For the full per-release capability list, see the changelog.
- System extension (Swift): subscribes to macOS Endpoint Security Framework events (exec, fork, exit, open) and captures process metadata, code-signing info, and file hashes.
- Network extension (Swift): monitors TCP/UDP connections with process attribution, and resolves DNS to emit per-process
dns_queryevents. - Agent daemon (Go): receives events from the extensions over XPC, buffers them in a durable SQLite queue, and uploads to the server (store-and-forward, so a transient outage doesn't lose events).
- Ingestion API: accepts event batches from agents over HTTP.
- Processor: materializes a per-host process graph from raw events and runs the detection rules.
- MySQL storage: events, processes, alerts, and commands. The server is stateless (ADR-0010), so it scales as multiple replicas behind a load balancer.
- Web UI (React/TypeScript): process-tree visualization, alert management, and response actions.

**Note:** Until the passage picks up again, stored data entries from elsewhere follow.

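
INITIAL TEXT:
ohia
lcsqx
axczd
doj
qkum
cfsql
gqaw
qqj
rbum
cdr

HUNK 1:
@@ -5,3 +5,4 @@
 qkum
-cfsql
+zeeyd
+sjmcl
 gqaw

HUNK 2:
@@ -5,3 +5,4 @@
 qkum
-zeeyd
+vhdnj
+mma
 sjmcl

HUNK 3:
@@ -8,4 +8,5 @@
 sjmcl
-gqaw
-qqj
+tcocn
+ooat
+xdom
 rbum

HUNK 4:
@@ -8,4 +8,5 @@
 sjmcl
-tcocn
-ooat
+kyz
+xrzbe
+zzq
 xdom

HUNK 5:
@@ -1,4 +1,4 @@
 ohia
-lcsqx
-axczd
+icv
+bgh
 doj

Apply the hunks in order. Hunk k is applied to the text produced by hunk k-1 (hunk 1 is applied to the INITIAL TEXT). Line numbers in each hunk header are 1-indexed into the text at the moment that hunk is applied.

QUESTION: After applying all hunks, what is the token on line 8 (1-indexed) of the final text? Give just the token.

Answer: sjmcl

Derivation:
Hunk 1: at line 5 remove [cfsql] add [zeeyd,sjmcl] -> 11 lines: ohia lcsqx axczd doj qkum zeeyd sjmcl gqaw qqj rbum cdr
Hunk 2: at line 5 remove [zeeyd] add [vhdnj,mma] -> 12 lines: ohia lcsqx axczd doj qkum vhdnj mma sjmcl gqaw qqj rbum cdr
Hunk 3: at line 8 remove [gqaw,qqj] add [tcocn,ooat,xdom] -> 13 lines: ohia lcsqx axczd doj qkum vhdnj mma sjmcl tcocn ooat xdom rbum cdr
Hunk 4: at line 8 remove [tcocn,ooat] add [kyz,xrzbe,zzq] -> 14 lines: ohia lcsqx axczd doj qkum vhdnj mma sjmcl kyz xrzbe zzq xdom rbum cdr
Hunk 5: at line 1 remove [lcsqx,axczd] add [icv,bgh] -> 14 lines: ohia icv bgh doj qkum vhdnj mma sjmcl kyz xrzbe zzq xdom rbum cdr
Final line 8: sjmcl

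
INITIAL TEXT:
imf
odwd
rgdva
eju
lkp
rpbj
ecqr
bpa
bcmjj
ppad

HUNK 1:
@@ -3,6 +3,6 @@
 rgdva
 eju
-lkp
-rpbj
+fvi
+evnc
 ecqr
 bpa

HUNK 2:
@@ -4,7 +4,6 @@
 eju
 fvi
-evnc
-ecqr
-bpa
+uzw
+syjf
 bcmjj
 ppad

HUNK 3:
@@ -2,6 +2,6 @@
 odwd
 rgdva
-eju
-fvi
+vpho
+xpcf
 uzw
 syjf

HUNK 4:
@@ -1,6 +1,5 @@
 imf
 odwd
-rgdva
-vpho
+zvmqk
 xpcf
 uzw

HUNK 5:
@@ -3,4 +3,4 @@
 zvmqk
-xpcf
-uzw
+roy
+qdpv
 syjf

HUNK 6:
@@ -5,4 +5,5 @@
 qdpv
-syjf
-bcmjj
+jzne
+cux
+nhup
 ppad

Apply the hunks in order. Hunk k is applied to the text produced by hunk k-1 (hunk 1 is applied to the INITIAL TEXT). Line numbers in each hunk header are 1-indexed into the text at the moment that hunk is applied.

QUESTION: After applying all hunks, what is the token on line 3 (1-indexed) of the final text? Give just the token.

Hunk 1: at line 3 remove [lkp,rpbj] add [fvi,evnc] -> 10 lines: imf odwd rgdva eju fvi evnc ecqr bpa bcmjj ppad
Hunk 2: at line 4 remove [evnc,ecqr,bpa] add [uzw,syjf] -> 9 lines: imf odwd rgdva eju fvi uzw syjf bcmjj ppad
Hunk 3: at line 2 remove [eju,fvi] add [vpho,xpcf] -> 9 lines: imf odwd rgdva vpho xpcf uzw syjf bcmjj ppad
Hunk 4: at line 1 remove [rgdva,vpho] add [zvmqk] -> 8 lines: imf odwd zvmqk xpcf uzw syjf bcmjj ppad
Hunk 5: at line 3 remove [xpcf,uzw] add [roy,qdpv] -> 8 lines: imf odwd zvmqk roy qdpv syjf bcmjj ppad
Hunk 6: at line 5 remove [syjf,bcmjj] add [jzne,cux,nhup] -> 9 lines: imf odwd zvmqk roy qdpv jzne cux nhup ppad
Final line 3: zvmqk

Answer: zvmqk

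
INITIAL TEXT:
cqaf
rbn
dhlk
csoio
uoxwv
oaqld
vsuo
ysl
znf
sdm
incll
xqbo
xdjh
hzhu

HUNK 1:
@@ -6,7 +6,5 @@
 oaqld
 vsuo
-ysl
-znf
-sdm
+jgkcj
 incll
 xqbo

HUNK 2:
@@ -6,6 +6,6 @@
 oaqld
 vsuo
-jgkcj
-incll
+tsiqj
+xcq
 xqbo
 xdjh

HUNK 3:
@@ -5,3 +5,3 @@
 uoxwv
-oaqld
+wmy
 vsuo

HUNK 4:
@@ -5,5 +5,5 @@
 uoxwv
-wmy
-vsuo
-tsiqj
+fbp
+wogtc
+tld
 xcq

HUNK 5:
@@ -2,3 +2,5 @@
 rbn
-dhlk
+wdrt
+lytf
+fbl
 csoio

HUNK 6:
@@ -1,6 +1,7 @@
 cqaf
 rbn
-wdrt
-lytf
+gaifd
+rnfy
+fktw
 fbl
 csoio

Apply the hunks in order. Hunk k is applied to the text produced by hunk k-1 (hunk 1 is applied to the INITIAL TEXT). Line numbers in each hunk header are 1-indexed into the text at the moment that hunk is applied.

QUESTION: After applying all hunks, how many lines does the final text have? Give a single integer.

Hunk 1: at line 6 remove [ysl,znf,sdm] add [jgkcj] -> 12 lines: cqaf rbn dhlk csoio uoxwv oaqld vsuo jgkcj incll xqbo xdjh hzhu
Hunk 2: at line 6 remove [jgkcj,incll] add [tsiqj,xcq] -> 12 lines: cqaf rbn dhlk csoio uoxwv oaqld vsuo tsiqj xcq xqbo xdjh hzhu
Hunk 3: at line 5 remove [oaqld] add [wmy] -> 12 lines: cqaf rbn dhlk csoio uoxwv wmy vsuo tsiqj xcq xqbo xdjh hzhu
Hunk 4: at line 5 remove [wmy,vsuo,tsiqj] add [fbp,wogtc,tld] -> 12 lines: cqaf rbn dhlk csoio uoxwv fbp wogtc tld xcq xqbo xdjh hzhu
Hunk 5: at line 2 remove [dhlk] add [wdrt,lytf,fbl] -> 14 lines: cqaf rbn wdrt lytf fbl csoio uoxwv fbp wogtc tld xcq xqbo xdjh hzhu
Hunk 6: at line 1 remove [wdrt,lytf] add [gaifd,rnfy,fktw] -> 15 lines: cqaf rbn gaifd rnfy fktw fbl csoio uoxwv fbp wogtc tld xcq xqbo xdjh hzhu
Final line count: 15

Answer: 15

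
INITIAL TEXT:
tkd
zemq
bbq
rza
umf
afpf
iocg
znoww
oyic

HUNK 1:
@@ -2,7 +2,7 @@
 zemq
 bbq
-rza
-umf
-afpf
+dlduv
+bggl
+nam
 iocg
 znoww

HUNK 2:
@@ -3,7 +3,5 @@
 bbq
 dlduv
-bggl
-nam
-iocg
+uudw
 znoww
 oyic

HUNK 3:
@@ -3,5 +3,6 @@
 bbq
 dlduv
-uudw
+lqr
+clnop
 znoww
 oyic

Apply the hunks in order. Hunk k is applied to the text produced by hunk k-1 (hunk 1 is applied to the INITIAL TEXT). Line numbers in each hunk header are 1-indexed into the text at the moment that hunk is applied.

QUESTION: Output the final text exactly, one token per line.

Hunk 1: at line 2 remove [rza,umf,afpf] add [dlduv,bggl,nam] -> 9 lines: tkd zemq bbq dlduv bggl nam iocg znoww oyic
Hunk 2: at line 3 remove [bggl,nam,iocg] add [uudw] -> 7 lines: tkd zemq bbq dlduv uudw znoww oyic
Hunk 3: at line 3 remove [uudw] add [lqr,clnop] -> 8 lines: tkd zemq bbq dlduv lqr clnop znoww oyic

Answer: tkd
zemq
bbq
dlduv
lqr
clnop
znoww
oyic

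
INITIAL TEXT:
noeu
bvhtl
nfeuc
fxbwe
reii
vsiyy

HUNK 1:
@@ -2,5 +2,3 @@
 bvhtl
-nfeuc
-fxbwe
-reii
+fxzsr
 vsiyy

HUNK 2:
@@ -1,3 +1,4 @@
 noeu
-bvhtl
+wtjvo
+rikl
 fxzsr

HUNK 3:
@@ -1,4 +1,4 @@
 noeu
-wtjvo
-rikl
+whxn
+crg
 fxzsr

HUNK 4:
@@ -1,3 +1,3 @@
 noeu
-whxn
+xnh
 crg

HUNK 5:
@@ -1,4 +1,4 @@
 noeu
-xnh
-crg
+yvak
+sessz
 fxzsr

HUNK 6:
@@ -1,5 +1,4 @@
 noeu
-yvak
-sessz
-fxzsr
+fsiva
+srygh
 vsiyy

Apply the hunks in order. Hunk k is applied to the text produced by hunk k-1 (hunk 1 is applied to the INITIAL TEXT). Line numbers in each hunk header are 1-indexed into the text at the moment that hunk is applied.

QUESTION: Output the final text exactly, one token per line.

Answer: noeu
fsiva
srygh
vsiyy

Derivation:
Hunk 1: at line 2 remove [nfeuc,fxbwe,reii] add [fxzsr] -> 4 lines: noeu bvhtl fxzsr vsiyy
Hunk 2: at line 1 remove [bvhtl] add [wtjvo,rikl] -> 5 lines: noeu wtjvo rikl fxzsr vsiyy
Hunk 3: at line 1 remove [wtjvo,rikl] add [whxn,crg] -> 5 lines: noeu whxn crg fxzsr vsiyy
Hunk 4: at line 1 remove [whxn] add [xnh] -> 5 lines: noeu xnh crg fxzsr vsiyy
Hunk 5: at line 1 remove [xnh,crg] add [yvak,sessz] -> 5 lines: noeu yvak sessz fxzsr vsiyy
Hunk 6: at line 1 remove [yvak,sessz,fxzsr] add [fsiva,srygh] -> 4 lines: noeu fsiva srygh vsiyy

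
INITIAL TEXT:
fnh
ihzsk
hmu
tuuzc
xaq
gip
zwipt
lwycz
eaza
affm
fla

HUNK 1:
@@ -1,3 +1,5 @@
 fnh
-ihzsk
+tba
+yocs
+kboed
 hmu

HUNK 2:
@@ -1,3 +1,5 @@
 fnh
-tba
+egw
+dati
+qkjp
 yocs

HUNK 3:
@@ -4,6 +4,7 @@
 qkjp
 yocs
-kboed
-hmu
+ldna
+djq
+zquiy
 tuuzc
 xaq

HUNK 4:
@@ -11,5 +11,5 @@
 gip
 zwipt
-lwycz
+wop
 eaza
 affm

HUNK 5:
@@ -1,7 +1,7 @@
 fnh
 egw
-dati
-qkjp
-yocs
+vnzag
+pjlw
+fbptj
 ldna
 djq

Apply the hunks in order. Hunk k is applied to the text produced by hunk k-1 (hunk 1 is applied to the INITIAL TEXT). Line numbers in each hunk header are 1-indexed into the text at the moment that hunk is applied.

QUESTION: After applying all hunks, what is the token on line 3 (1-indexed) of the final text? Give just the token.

Hunk 1: at line 1 remove [ihzsk] add [tba,yocs,kboed] -> 13 lines: fnh tba yocs kboed hmu tuuzc xaq gip zwipt lwycz eaza affm fla
Hunk 2: at line 1 remove [tba] add [egw,dati,qkjp] -> 15 lines: fnh egw dati qkjp yocs kboed hmu tuuzc xaq gip zwipt lwycz eaza affm fla
Hunk 3: at line 4 remove [kboed,hmu] add [ldna,djq,zquiy] -> 16 lines: fnh egw dati qkjp yocs ldna djq zquiy tuuzc xaq gip zwipt lwycz eaza affm fla
Hunk 4: at line 11 remove [lwycz] add [wop] -> 16 lines: fnh egw dati qkjp yocs ldna djq zquiy tuuzc xaq gip zwipt wop eaza affm fla
Hunk 5: at line 1 remove [dati,qkjp,yocs] add [vnzag,pjlw,fbptj] -> 16 lines: fnh egw vnzag pjlw fbptj ldna djq zquiy tuuzc xaq gip zwipt wop eaza affm fla
Final line 3: vnzag

Answer: vnzag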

Operator and reference docs live in docs/:
| Topic | Doc |
|---|---|
| Deploy on a single VM with your own domain (recommended) | quickstart-vm.md |
| Self-host the server stack | install-server.md |
| Deploy the agent via any MDM | mdm-deployment.md |
| Fleet MDM recipe | fleet-deployment.md |
| Evaluate on 1 to 5 Macs without an MDM | install-agent-manual.md |
| Day-2 ops: upgrades, rotations, backups, troubleshooting | operations.md |
| Detection rules: behavior, ATT&CK mapping, configuration | detection-rules.md |
| HTTP API reference | api.md + api/openapi.yaml |
| Architecture decisions (the "why") | adr/ |
Repository layout:
extension/edr/ Swift system extension + network extension (Xcode project)
agent/ Go agent daemon (XPC receiver, SQLite queue, uploader)

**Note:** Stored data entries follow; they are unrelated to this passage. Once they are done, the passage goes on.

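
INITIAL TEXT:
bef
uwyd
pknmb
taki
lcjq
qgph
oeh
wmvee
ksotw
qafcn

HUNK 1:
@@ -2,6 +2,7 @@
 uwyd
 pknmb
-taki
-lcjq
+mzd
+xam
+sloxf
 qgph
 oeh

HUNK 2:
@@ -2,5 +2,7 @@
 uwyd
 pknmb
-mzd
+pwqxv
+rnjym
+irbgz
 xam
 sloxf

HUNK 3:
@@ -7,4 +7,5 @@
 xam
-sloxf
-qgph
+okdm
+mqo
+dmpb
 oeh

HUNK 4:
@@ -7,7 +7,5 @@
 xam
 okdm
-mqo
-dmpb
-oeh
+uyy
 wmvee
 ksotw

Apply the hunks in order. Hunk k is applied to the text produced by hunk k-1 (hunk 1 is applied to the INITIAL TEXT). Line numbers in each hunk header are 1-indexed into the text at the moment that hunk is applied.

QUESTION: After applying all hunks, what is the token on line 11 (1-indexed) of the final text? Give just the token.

Hunk 1: at line 2 remove [taki,lcjq] add [mzd,xam,sloxf] -> 11 lines: bef uwyd pknmb mzd xam sloxf qgph oeh wmvee ksotw qafcn
Hunk 2: at line 2 remove [mzd] add [pwqxv,rnjym,irbgz] -> 13 lines: bef uwyd pknmb pwqxv rnjym irbgz xam sloxf qgph oeh wmvee ksotw qafcn
Hunk 3: at line 7 remove [sloxf,qgph] add [okdm,mqo,dmpb] -> 14 lines: bef uwyd pknmb pwqxv rnjym irbgz xam okdm mqo dmpb oeh wmvee ksotw qafcn
Hunk 4: at line 7 remove [mqo,dmpb,oeh] add [uyy] -> 12 lines: bef uwyd pknmb pwqxv rnjym irbgz xam okdm uyy wmvee ksotw qafcn
Final line 11: ksotw

Answer: ksotw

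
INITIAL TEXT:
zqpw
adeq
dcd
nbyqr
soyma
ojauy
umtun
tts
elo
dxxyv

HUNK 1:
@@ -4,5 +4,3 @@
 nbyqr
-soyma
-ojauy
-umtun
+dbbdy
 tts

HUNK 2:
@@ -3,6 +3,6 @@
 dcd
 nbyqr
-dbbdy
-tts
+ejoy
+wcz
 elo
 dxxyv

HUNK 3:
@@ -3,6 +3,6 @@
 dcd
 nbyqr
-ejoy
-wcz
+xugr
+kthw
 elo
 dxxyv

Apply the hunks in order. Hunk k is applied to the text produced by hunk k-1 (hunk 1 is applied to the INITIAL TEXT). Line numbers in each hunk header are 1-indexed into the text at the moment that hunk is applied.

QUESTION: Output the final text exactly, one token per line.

Hunk 1: at line 4 remove [soyma,ojauy,umtun] add [dbbdy] -> 8 lines: zqpw adeq dcd nbyqr dbbdy tts elo dxxyv
Hunk 2: at line 3 remove [dbbdy,tts] add [ejoy,wcz] -> 8 lines: zqpw adeq dcd nbyqr ejoy wcz elo dxxyv
Hunk 3: at line 3 remove [ejoy,wcz] add [xugr,kthw] -> 8 lines: zqpw adeq dcd nbyqr xugr kthw elo dxxyv

Answer: zqpw
adeq
dcd
nbyqr
xugr
kthw
elo
dxxyv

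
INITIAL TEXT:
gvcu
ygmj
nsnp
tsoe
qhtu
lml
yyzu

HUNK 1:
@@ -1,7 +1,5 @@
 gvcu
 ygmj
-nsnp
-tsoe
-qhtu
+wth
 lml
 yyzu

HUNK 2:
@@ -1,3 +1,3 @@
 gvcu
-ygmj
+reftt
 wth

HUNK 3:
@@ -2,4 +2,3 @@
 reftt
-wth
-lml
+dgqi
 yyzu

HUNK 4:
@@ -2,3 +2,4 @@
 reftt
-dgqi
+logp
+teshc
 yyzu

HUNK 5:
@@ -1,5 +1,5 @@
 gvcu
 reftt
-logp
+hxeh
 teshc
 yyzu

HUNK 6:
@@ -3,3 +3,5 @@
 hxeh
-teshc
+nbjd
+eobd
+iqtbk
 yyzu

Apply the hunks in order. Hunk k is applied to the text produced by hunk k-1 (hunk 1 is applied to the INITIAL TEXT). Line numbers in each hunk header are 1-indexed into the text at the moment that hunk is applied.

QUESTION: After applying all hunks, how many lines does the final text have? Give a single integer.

Hunk 1: at line 1 remove [nsnp,tsoe,qhtu] add [wth] -> 5 lines: gvcu ygmj wth lml yyzu
Hunk 2: at line 1 remove [ygmj] add [reftt] -> 5 lines: gvcu reftt wth lml yyzu
Hunk 3: at line 2 remove [wth,lml] add [dgqi] -> 4 lines: gvcu reftt dgqi yyzu
Hunk 4: at line 2 remove [dgqi] add [logp,teshc] -> 5 lines: gvcu reftt logp teshc yyzu
Hunk 5: at line 1 remove [logp] add [hxeh] -> 5 lines: gvcu reftt hxeh teshc yyzu
Hunk 6: at line 3 remove [teshc] add [nbjd,eobd,iqtbk] -> 7 lines: gvcu reftt hxeh nbjd eobd iqtbk yyzu
Final line count: 7

Answer: 7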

server/ Go server (ingestion, processor, detection, REST API)
internal/ Shared packages (envparse, etc.)
ui/ React/TypeScript frontend (Vite, D3.js process tree)

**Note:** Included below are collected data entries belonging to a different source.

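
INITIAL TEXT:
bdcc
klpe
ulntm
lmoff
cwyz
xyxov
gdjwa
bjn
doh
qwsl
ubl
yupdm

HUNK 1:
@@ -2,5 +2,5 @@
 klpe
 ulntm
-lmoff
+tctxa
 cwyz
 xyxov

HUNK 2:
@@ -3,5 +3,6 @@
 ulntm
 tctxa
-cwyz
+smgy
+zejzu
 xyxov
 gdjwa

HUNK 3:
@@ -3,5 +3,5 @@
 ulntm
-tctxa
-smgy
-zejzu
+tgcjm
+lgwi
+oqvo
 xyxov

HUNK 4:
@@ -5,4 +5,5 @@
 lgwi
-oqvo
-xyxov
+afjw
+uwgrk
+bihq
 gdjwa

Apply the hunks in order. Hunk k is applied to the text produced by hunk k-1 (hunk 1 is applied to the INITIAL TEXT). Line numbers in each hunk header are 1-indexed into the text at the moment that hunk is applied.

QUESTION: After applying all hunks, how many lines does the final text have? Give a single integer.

Hunk 1: at line 2 remove [lmoff] add [tctxa] -> 12 lines: bdcc klpe ulntm tctxa cwyz xyxov gdjwa bjn doh qwsl ubl yupdm
Hunk 2: at line 3 remove [cwyz] add [smgy,zejzu] -> 13 lines: bdcc klpe ulntm tctxa smgy zejzu xyxov gdjwa bjn doh qwsl ubl yupdm
Hunk 3: at line 3 remove [tctxa,smgy,zejzu] add [tgcjm,lgwi,oqvo] -> 13 lines: bdcc klpe ulntm tgcjm lgwi oqvo xyxov gdjwa bjn doh qwsl ubl yupdm
Hunk 4: at line 5 remove [oqvo,xyxov] add [afjw,uwgrk,bihq] -> 14 lines: bdcc klpe ulntm tgcjm lgwi afjw uwgrk bihq gdjwa bjn doh qwsl ubl yupdm
Final line count: 14

Answer: 14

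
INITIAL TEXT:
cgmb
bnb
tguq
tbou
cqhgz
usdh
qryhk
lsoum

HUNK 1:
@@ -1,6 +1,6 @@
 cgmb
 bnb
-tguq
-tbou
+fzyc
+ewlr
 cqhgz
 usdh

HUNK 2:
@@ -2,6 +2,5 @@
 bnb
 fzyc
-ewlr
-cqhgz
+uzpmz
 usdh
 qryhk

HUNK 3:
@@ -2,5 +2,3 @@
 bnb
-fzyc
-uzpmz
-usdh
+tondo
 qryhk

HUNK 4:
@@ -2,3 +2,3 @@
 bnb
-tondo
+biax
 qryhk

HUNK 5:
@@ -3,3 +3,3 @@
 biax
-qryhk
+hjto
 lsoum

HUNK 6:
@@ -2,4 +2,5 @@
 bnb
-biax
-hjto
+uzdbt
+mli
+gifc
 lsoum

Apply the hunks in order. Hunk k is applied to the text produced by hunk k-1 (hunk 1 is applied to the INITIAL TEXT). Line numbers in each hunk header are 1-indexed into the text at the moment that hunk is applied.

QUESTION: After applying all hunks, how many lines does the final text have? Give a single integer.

Answer: 6

Derivation:
Hunk 1: at line 1 remove [tguq,tbou] add [fzyc,ewlr] -> 8 lines: cgmb bnb fzyc ewlr cqhgz usdh qryhk lsoum
Hunk 2: at line 2 remove [ewlr,cqhgz] add [uzpmz] -> 7 lines: cgmb bnb fzyc uzpmz usdh qryhk lsoum
Hunk 3: at line 2 remove [fzyc,uzpmz,usdh] add [tondo] -> 5 lines: cgmb bnb tondo qryhk lsoum
Hunk 4: at line 2 remove [tondo] add [biax] -> 5 lines: cgmb bnb biax qryhk lsoum
Hunk 5: at line 3 remove [qryhk] add [hjto] -> 5 lines: cgmb bnb biax hjto lsoum
Hunk 6: at line 2 remove [biax,hjto] add [uzdbt,mli,gifc] -> 6 lines: cgmb bnb uzdbt mli gifc lsoum
Final line count: 6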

docs/ Operator + reference docs, ADRs
Building from source or contributing? See CONTRIBUTING.md for the full guide. The short version:
mise install # install pinned tools (Go, Node, golangci-lint, lefthook, task) from .tool-versions
lefthook install # format + lint on commit, build + tsc on push
task lint:install # builds the custom golangci-lint (with the commentwrap plugin)
task db:up # local MySQL on 33306 (dev) / 33307 (test)
task build:ui # build the UI, embedded into the server binary
task dev:server # run the server at https://localhost:8088/ui/ (break-glass-only auth)
task test # everything (Go + UI); requires MySQL
task --list # the Taskfile is the source of truth for all commandstask dev:server runs break-glass-only. To exercise SSO locally against the bundled dex IdP, run task qa:up then task dev:server:qa-oidc; see docs/okta-setup.md for a real OIDC tenant.